# Pro-cut reel gang mower.



## Edward Marcotte (Jun 7, 2019)

Hey , 
Thanks for letting me on. I just bought a used gang mower and know nothing about them .
It's green where there's paint. It looks to be in serviceable condition, except for the tires . 
One is off the rim and one is broken in two.
I could take it down from a 7 gang to a 5 gang but I'd like to get it fully functional. 
Thanks for any information or help.


----------



## crussell (Mar 12, 2018)

Have any photos to share?


----------



## Edward Marcotte (Jun 7, 2019)

I'll try to get some up here tomorrow.. it's being delivered in the morning. I did get to see it and it looks very serviceable, and totally restorable.


----------



## Edward Marcotte (Jun 7, 2019)

If


----------



## Edward Marcotte (Jun 7, 2019)

So.. it does work , but it needs tires . Any ideas?


----------



## Reelsharpcarolina21 (Apr 14, 2019)

Hey can you take a couple pictures of the wheels having issues?


----------



## Edward Marcotte (Jun 7, 2019)




----------



## Edward Marcotte (Jun 7, 2019)

I'll try to get better pics Saturday. I have two more reels to add on but tires are cracking. 
Does anyone know who made this mower?


----------



## smurg (May 30, 2018)

A quick google says Pro Mow makes similiar gang reels. That would be your best bet.

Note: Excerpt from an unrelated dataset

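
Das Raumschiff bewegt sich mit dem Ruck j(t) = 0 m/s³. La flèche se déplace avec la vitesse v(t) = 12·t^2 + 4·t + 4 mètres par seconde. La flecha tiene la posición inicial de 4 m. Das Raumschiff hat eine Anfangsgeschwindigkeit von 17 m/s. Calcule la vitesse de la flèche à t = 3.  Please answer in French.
En utilisant v(t) = 12·t^2 + 4·t + 4 et en substituant t = 3, nous trouvons v = 124.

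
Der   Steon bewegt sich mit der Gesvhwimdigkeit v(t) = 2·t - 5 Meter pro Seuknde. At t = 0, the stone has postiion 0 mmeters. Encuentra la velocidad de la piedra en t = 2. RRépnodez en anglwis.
From the given velocity equation v(t) = 2·t - 5, we substitute t = 2 to get v = -1.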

Looks like northern tool carries the assemblies, but I'd contact the company themselves for spare parts: http://www.promow.com/parts.aspx


----------



## neoteric (7 mo ago)

I know this is an old thread, But did you ever find tires for it? I have one that is in great shape, but the tires. If anyone is still on here and can help it would be appreciated.


----------